Après la Hongrie et la Pologne, deux pays dans lesquels des gouvernements conservateurs ont entrepris une vaste réforme de la justice perçue par Bruxelles comme une mise sous tutelle du pouvoir judiciaire, un autre Etat de l’ex-empire soviétique devenu membre de l’UE, la Roumanie, inquiète ses partenaires européens par sa volonté de limiter l’action des juges et des procureurs.
Comme ses deux voisins d’Europe centrale, il a fait voter plusieurs lois qui affaiblissent les institutions judiciaires et portent atteinte à leur indépendance, au risque de remettre en question l’Etat de droit, l’un des fondements de l’appartenance à l’Union européenne. La Commission européenne s’en est émue. Elle a demandé à Bucarest de faire machine arrière. Sans succès pour le moment.

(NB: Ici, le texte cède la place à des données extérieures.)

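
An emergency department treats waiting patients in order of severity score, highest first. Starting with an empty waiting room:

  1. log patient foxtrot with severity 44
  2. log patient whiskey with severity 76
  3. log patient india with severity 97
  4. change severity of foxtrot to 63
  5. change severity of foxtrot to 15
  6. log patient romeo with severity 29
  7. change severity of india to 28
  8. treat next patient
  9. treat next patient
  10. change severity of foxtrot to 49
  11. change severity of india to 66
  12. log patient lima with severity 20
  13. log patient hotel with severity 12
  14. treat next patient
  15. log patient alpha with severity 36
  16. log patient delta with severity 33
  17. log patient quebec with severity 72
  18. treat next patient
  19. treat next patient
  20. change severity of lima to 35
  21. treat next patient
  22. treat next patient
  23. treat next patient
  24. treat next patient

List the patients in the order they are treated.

whiskey, romeo, india, quebec, foxtrot, alpha, lima, delta, hotel

add foxtrot (severity 44) → {foxtrot:44}
add whiskey (severity 76) → {whiskey:76, foxtrot:44}
add india (severity 97) → {india:97, whiskey:76, foxtrot:44}
update foxtrot to severity 63 → {india:97, whiskey:76, foxtrot:63}
update foxtrot to severity 15 → {india:97, whiskey:76, foxtrot:15}
add romeo (severity 29) → {india:97, whiskey:76, romeo:29, foxtrot:15}
update india to severity 28 → {whiskey:76, romeo:29, india:28, foxtrot:15}
treat next patient → whiskey; now {romeo:29, india:28, foxtrot:15}
treat next patient → romeo; now {india:28, foxtrot:15}
update foxtrot to severity 49 → {foxtrot:49, india:28}
update india to severity 66 → {india:66, foxtrot:49}
add lima (severity 20) → {india:66, foxtrot:49, lima:20}
add hotel (severity 12) → {india:66, foxtrot:49, lima:20, hotel:12}
treat next patient → india; now {foxtrot:49, lima:20, hotel:12}
add alpha (severity 36) → {foxtrot:49, alpha:36, lima:20, hotel:12}
add delta (severity 33) → {foxtrot:49, alpha:36, delta:33, lima:20, hotel:12}
add quebec (severity 72) → {quebec:72, foxtrot:49, alpha:36, delta:33, lima:20, hotel:12}
treat next patient → quebec; now {foxtrot:49, alpha:36, delta:33, lima:20, hotel:12}
treat next patient → foxtrot; now {alpha:36, delta:33, lima:20, hotel:12}
update lima to severity 35 → {alpha:36, lima:35, delta:33, hotel:12}
treat next patient → alpha; now {lima:35, delta:33, hotel:12}
treat next patient → lima; now {delta:33, hotel:12}
treat next patient → delta; now {hotel:12}
treat next patient → hotel; now {}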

En Roumanie, les opposants protestent, à commencer par le premier d’entre eux, le président de la République, le libéral Klaus Iohannis, qui accuse le gouvernement social-démocrate d’avoir « lancé un assaut contre la justice ». Les manifestations de rue se multiplient contre le pouvoir en place. Celui-ci tient bon. Le chef de file du Parti social-démocrate, Liviu Dragnea, empêché par une condamnation pénale d’accéder au poste de premier ministre mais véritable homme fort du pays depuis sa victoire électorale en décembre 2016, refuse toute concession. Victime de la lutte contre la corruption menée par des magistrats tenaces, il en dénonce les abus et n’est pas prêt à renoncer au bras de fer qu’il a engagé contre le parquet, lequel se targue d’avoir poursuivi un millier de personnes en 2017.
Le limogeage de Laura Codruta Kövesi
Au-delà des réformes législatives destinées à réduire les prérogatives des procureurs ou à alléger les sanctions contre les élus, le principal succès de Liviu Dragnea est d’avoir obtenu le limogeage du chef de la Direction nationale anticorruption, la pugnace Laura Codruta Kövesi, pour violation de la Constitution et atteinte à l’image de la Roumanie à l’étranger, malgré l’opposition du président de la République, qui a dû s’incliner face à une menace de destitution.
Cette juriste incorruptible, nommée procureure générale de Roumanie en 2006 puis placée en 2013 à la tête de la Direction nationale anticorruption, s’était fait beaucoup d’ennemis en s’attaquant vigoureusement aux fraudes, aux malversations, aux trafics d’influence. Elle a été révoquée le 9 juillet 2018 après un rude affrontement avec le gouvernement social-démocrate.
Alors que la Commission européenne avait salué les progrès de la Roumanie dans la lutte contre la corruption depuis son entrée dans l’UE en 2007, elle se dit aujourd’hui préoccupée par une politique qui risque de freiner, voire de compromettre, les efforts des gouvernements précédents. Face aux critiques de Bruxelles, Bucarest dénonce des interventions jugées excessives et contraires à l’indépendance du pays. « La Roumanie est un Etat souverain », a rappelé récemment Liviu Dragnea, qui préside la Chambre des députés à défaut de pouvoir diriger le gouvernement.
La tentation eurosceptique
Comme la Hongrie et la Pologne, la Roumanie est prête à céder, au nom de la défense de la souveraineté nationale, aux tentations de l’euroscepticisme. Elle s’est opposée, comme les autres pays d’Europe centrale, aux quotas de migrants proposés par la Commission européenne. Elle voit se développer des discours souverainistes souvent alimentés par des « fake news ».
L’enjeu, pour l’Union européenne, est de ne pas laisser Bucarest dériver vers des positions anti-européennes qui accentueraient encore la division de l’Europe entre l’Ouest et l’Est. De ce point de vue, il est important que la Roumanie, à la différence de la Hongrie et de la Pologne, respecte strictement l’Etat de droit et le contre-pouvoir de la justice, qui sont les valeurs cardinales de l’Europe.
Au moment où le pays s’apprête à assurer, au premier semestre 2019, la présidence tournante de l’Union européenne, la Commission tient ainsi à rappeler que l’indépendance du système judiciaire et sa capacité à lutter contre la corruption sont les « pierres angulaires » d’une Roumanie forte au sein de l’UE. Le Quai d’Orsay affirme pour sa part qu’à quelques mois de la présidence roumaine la France et ses partenaires européens « resteront vigilants sur l’évolution de l’Etat de droit en Roumanie ».